1st is tax. Net cashflow is taxable income. Impact of this varies and is specific to specific owners situation, but in general that will diminish what "true net" a person is getting.
And since we are talking in a scenario of let's say putting $100k down on a property vs $200k, for said expanded cash-flow, that is a calculous to measure in. Because if the vs in $200k down on 1 property, vs $100k down on 2, with the 2 your getting more tax unrealized returns via tenant paid debt paydown, appreciation etc..
Again, it varies a lot in tax's impact very specific to the specific person and there situation, so one must do analysis specific to them to find out exactly what the weight of that impact is.
2nd is the life positioning, if one's needing to GROW a portfolio, or in the post-growth phase which I call "Dividend Time".
By the math, if the "average" person with an "average'ish" income set's out wanting to create passive income and is going to focus on LOW leverage and cash-flow to do it.
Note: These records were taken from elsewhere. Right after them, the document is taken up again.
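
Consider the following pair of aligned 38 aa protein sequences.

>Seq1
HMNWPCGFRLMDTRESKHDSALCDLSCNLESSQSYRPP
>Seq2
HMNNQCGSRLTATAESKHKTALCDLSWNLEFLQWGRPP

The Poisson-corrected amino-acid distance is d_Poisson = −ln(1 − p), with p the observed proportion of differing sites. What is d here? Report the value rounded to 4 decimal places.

0.4187

Mismatches occur at site 4 (W/N), site 5 (P/Q), site 8 (F/S), site 11 (M/T), site 12 (D/A), site 14 (R/A), site 19 (D/K), site 20 (S/T), site 27 (C/W), site 31 (S/F), site 32 (S/L), site 34 (S/W), site 35 (Y/G).
p = 13/38 = 0.342105.
d = −ln(1 − 0.342105) = −ln(0.657895) = 0.4187.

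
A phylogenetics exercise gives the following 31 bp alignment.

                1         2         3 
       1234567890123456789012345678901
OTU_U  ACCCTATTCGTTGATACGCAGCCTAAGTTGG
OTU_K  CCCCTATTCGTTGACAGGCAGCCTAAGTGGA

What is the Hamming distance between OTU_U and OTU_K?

5

Mismatches occur at site 1 (A→C), site 15 (T→C), site 17 (C→G), site 29 (T→G), site 31 (G→A).
That gives 5 mismatches out of 31 aligned sites, so the Hamming distance is 5.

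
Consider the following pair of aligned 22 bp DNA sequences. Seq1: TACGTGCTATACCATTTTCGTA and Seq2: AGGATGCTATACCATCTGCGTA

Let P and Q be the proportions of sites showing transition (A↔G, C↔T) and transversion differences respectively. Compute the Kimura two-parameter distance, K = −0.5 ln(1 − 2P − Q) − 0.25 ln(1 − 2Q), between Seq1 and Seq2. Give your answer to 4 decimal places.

0.3427

Mismatches occur at site 1 (T→A, transversion), site 2 (A→G, transition), site 3 (C→G, transversion), site 4 (G→A, transition), site 16 (T→C, transition), site 18 (T→G, transversion).
Of the 6 differences, 3 transitions and 3 transversions over 22 sites: P = 3/22 = 0.136364, Q = 3/22 = 0.136364.
d = −0.5·ln(0.590908) − 0.25·ln(0.727272) = −0.5·(-0.526095) − 0.25·(-0.318455) = 0.3427.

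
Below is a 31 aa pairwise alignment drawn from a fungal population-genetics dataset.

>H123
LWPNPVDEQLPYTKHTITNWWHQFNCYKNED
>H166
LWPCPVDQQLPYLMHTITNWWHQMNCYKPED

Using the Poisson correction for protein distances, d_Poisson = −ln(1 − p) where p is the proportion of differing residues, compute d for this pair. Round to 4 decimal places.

0.2151

The sequences differ at positions 4 (N/C), 8 (E/Q), 13 (T/L), 14 (K/M), 24 (F/M), 29 (N/P).
p = 6/31 = 0.193548.
d = −ln(1 − 0.193548) = −ln(0.806452) = 0.2151.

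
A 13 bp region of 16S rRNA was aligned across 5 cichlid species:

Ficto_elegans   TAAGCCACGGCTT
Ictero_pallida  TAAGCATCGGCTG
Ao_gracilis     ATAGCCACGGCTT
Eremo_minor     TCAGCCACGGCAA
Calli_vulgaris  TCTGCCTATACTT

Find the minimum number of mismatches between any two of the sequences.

Pairwise Hamming distances:
  Ficto_elegans vs Ictero_pallida: 3
  Ficto_elegans vs Ao_gracilis: 2
  Ficto_elegans vs Eremo_minor: 3
  Ficto_elegans vs Calli_vulgaris: 6
  Ictero_pallida vs Ao_gracilis: 5
  Ictero_pallida vs Eremo_minor: 5
  Ictero_pallida vs Calli_vulgaris: 7
  Ao_gracilis vs Eremo_minor: 4
  Ao_gracilis vs Calli_vulgaris: 7
  Eremo_minor vs Calli_vulgaris: 7
The smallest is 2, between Ficto_elegans and Ao_gracilis.

2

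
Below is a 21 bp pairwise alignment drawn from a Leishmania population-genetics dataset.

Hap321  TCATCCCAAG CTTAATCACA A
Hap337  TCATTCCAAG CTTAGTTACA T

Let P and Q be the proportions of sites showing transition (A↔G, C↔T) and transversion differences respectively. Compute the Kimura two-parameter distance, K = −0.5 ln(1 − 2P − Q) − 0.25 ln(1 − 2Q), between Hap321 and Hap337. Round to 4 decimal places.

Differing sites — 5:C/T (Ti); 15:A/G (Ti); 17:C/T (Ti); 21:A/T (Tv).
Of the 4 differences, 3 transitions and 1 transversion over 21 sites: P = 3/21 = 0.142857, Q = 1/21 = 0.047619.
d = −0.5·ln(0.666667) − 0.25·ln(0.904762) = −0.5·(-0.405465) − 0.25·(-0.100083) = 0.2278.

0.2278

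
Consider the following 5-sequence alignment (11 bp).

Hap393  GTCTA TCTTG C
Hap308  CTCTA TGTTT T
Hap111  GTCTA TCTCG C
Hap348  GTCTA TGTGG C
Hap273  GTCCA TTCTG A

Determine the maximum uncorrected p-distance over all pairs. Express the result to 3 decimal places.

0.545

Pairwise Hamming distances:
  Hap393 vs Hap308: 4
  Hap393 vs Hap111: 1
  Hap393 vs Hap348: 2
  Hap393 vs Hap273: 4
  Hap308 vs Hap111: 5
  Hap308 vs Hap348: 4
  Hap308 vs Hap273: 6
  Hap111 vs Hap348: 2
  Hap111 vs Hap273: 5
  Hap348 vs Hap273: 5
The largest is 6 mismatches, between Hap308 and Hap273; p = 6/11 = 0.545.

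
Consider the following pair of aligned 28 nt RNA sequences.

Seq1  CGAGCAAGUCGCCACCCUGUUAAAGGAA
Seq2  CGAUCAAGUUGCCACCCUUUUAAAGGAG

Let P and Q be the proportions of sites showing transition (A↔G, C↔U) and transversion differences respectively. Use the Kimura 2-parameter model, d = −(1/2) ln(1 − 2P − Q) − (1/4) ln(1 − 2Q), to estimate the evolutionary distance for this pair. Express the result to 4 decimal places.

Mismatches occur at site 4 (G/U, transversion), site 10 (C/U, transition), site 19 (G/U, transversion), site 28 (A/G, transition).
Of the 4 differences, 2 transitions and 2 transversions over 28 sites: P = 2/28 = 0.071429, Q = 2/28 = 0.071429.
d = −0.5·ln(0.785713) − 0.25·ln(0.857142) = −0.5·(-0.241164) − 0.25·(-0.154152) = 0.1591.

0.1591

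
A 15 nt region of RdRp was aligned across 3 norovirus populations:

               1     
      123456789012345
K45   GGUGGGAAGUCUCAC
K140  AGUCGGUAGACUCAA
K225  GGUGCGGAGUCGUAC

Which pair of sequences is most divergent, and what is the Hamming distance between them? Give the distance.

8

Pairwise Hamming distances:
  K45 vs K140: 5
  K45 vs K225: 4
  K140 vs K225: 8
The largest is 8, between K140 and K225.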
On average over 20/30yr lens they may achieve "as-much-as" 3-4 investment units. And yes, enjoying that cash-flow but....
On the alternative, the same person uses strategic measures and planning, to START with leverage phase, focusing in appreciable gains and $ flipping, will in same time be sitting upon an average ~20-30 units.
With the strategic evolution plan it's a 1st phase of growth, getting asset's under control UP, strategically utilizing leverage and other actions, with cashflow focused solely for operational coverage. At than "flipping the switch" too consolidation, selling off portion of portfolio to reap gains, to either pay down debt on chosen remainder of say ~10 unit's too $0.00 thus "turning-on" the "cash-flow-machine" from those remainder 10 units.
OR, reaping the full capital of all, and deploying into a singular centralized MFH unit to than enable staff to run ALL day-2-day and really truly be hands-off/passive. And in that "retirement" MFH property, having low leverage and size of unit that it makes sense to have staff to run entire operation.
So the big factor your analysis does not show is TIME and GROWTH, what growth is enabled by such in what time frame. LEVERAGE is the magic-wand for maximum growth potential, in shortest time duration.
Sure, we could all become millionaires doing the Ramsey method of only buy in cash, if we had 325yrs to live. Most have 10/20yrs to build a portfolio, and that necessitates leverage to maximize potentials.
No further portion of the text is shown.